Me and Junior got really good at Google Calendars, is how we fit it all in. JF is pretty dormant, but Yr Poetry is taking an increasing amount of our time, I spend way too many hours on trains between Birmingham and London. Jun also plays guitar for Sunshine Frisbee Laserbeam and drums in Mutes and manages a restaurant and has a daughter so I feel like, if he can manage all that and still stay focused then I should totally be able to do this. I hate inertia, wasting time. Way rather a sleepless summer than a dull one.
How does playing and writing in this band differ from or compare with your other projects?
Oh yeah it’s world of difference, and again I’m really aware that this working dynamic existed before I came along, and the worst thing I could do is disrupt that. I’m not really used to true collaboration, and I’ve been in previous situations where it just… doesn’t work, but these guys seem to have an endless amount of rad proto songs that get group-deconstructed. The room just dissolves into micro debates where everyone offers often contradictory solutions, and there are experiments and re-workings, and half hour later we’re playing this -thing- and I’m breaking out into goosebumps. It’s pretty magical; I’m more than happy to sit back and enjoy the process. I feel like Nels Cline in Wilco, like, ‘how can I fit around this riff, colour this section?’ Josh’s guitar brain goes to places mine doesn’t, and it’s fun finding ways to compliment someone else’s noise after years of coming up with my own. The way I write for Yr Poetry is like a big sword: the challenge is making stuff as big as possible with one guitar. Eat You songs are more like a set of strategically aimed daggers; we start with a giant full band and chip away at it till it sounds right.
There’s a new itoldyouiwouldeatyou EP on the horizon, ‘Get Terrified’, which compiles some physically unreleased singles with some new material. Tell us a little bit about that?
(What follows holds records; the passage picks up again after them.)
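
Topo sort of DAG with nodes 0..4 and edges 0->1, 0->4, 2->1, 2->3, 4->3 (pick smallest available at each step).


Kahn's algorithm, process smallest node first
Order: [0, 2, 1, 4, 3]


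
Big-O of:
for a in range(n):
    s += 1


Per nesting level: O(n) = O(n)
Complexity: O(n)


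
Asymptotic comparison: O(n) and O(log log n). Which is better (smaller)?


double-logarithmic grows slower than linear
O(log log n) is asymptotically smaller; O(n) grows faster


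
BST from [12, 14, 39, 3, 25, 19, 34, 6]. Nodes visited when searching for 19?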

So the three songs on ‘Get Terrified’ existed before I joined. I think ‘Divine Violence’ had just come out, but the rest were secret. They sent them to me to learn, and I thought, ‘fuck yeh I made the right decision here.’ So while I’d love to take credit for them guitars, they’re none of them me. My total contribution consisted of turning up super ill to the ‘Get Terrified’ video shoot for Sam to gracefully edit me cowering behind the better-looking people.
What can people expect from the new material?
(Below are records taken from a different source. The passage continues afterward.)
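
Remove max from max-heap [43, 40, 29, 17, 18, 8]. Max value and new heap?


Max = 43
Replace root with last, heapify down
Resulting heap: [40, 18, 29, 17, 8]


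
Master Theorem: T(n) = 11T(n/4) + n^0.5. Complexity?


a=11, b=4, c=0.5. log_4(11)=1.730 > c=0.5. Case 1: O(n^log_b(a)) = O(n^1.730)
Complexity: O(n^1.730)


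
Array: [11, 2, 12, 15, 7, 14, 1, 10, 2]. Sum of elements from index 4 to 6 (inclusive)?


Prefix sums: [0, 11, 13, 25, 40, 47, 61, 62, 72, 74]
Sum[4..6] = prefix[7] - prefix[4] = 62 - 40 = 22


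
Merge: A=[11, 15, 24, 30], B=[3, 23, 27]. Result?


Compare heads, take smaller each step.
Merged: [3, 11, 15, 23, 24, 27, 30]


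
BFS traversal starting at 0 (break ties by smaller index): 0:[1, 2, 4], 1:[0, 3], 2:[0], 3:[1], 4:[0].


BFS queue: start with [0]
Visit order: [0, 1, 2, 4, 3]


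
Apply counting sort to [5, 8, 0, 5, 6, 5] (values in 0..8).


Count array: [1, 0, 0, 0, 0, 3, 1, 0, 1]
Reconstruct: [0, 5, 5, 5, 6, 8]


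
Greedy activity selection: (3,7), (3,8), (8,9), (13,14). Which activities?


Greedy: pick earliest-ending, then skip overlaps.
Selected (3 activities): [(3, 7), (8, 9), (13, 14)]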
So everything you’ll hear from this point on has had me ruin it. I’m now way too deep inside the bubble to be objective, but I think we just sound bigger, more dramatic. The EP is a really good mid-point between the calm of ‘IANYF’ and some of the beasts on the album, but also there’s stuff that feels more cosy and intimate. That feels like such a Twitterbot answer. I showed up, gave Ollie and Josh distortion pedals and was like, ‘these need to be on, at full, in every chorus.’
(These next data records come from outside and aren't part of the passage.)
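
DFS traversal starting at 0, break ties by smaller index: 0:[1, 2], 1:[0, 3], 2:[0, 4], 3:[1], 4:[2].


DFS stack-based: start with [0]
Visit order: [0, 1, 3, 2, 4]


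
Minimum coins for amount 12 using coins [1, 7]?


dp[0]=0; dp[i]=1+min(dp[i-c] for c in coins)
...dp[7]=1, dp[8]=2, dp[9]=3, dp[10]=4, dp[11]=5, dp[12]=6
Minimum coins for 12 = 6


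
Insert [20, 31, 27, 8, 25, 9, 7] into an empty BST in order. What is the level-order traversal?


Root = 20; build tree by BST insertion.
Level-Order traversal: [20, 8, 31, 7, 9, 27, 25]


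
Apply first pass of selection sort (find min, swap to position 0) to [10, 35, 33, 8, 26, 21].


After one pass: [8, 35, 33, 10, 26, 21]


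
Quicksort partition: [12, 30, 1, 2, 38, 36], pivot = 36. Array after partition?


Elements <= 36 go left of pivot.
Result: [12, 30, 1, 2, 36, 38], pivot at index 4


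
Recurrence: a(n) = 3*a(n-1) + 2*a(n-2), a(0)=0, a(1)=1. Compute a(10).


Build bottom-up:
...a(8)=6279, a(9)=22363, a(10)=3*22363+2*6279=79647


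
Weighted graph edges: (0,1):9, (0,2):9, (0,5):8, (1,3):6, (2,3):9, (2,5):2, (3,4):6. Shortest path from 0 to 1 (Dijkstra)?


Dijkstra from 0:
Distances: {0: 0, 1: 9, 2: 9, 3: 15, 4: 21, 5: 8}
Shortest distance to 1 = 9, path = [0, 1]


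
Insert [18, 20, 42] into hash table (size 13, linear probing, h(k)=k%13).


Insertions: 18->slot 5; 20->slot 7; 42->slot 3
Table: [None, None, None, 42, None, 18, None, 20, None, None, None, None, None]


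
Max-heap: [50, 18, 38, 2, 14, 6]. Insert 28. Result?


Append 28: [50, 18, 38, 2, 14, 6, 28]
Bubble up: no swaps needed
Result: [50, 18, 38, 2, 14, 6, 28]


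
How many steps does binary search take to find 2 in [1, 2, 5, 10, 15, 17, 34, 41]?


Search for 2:
[0,7] mid=3 arr[3]=10
[0,2] mid=1 arr[1]=2
Total: 2 comparisons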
If you were to sum up or sell the EP in a sentence, how would you describe it?
I’d say; the last great ITYIWEY release before Alexei ruined them with distortion pedals.
What’s next for itoldyouiwouldeatyou (or, indeed, your other projects) from here?
The Eat You train is on tour at the end of April and rolling into summer with festivals that I don’t know if I can talk about yet, but right now we’re all up to our guts in .wav files making the album. Yr Poetry also has a bunch of shows over the next few months, our next release is a couple of months away but already sounding pretty damn fine, and that’ll conclude our EP trilogy and our first year of being a patron-funded rock band. We’re thinking actual album next, if our shareholders allow it, which we’ll make either side of obligatory Japan tour in September.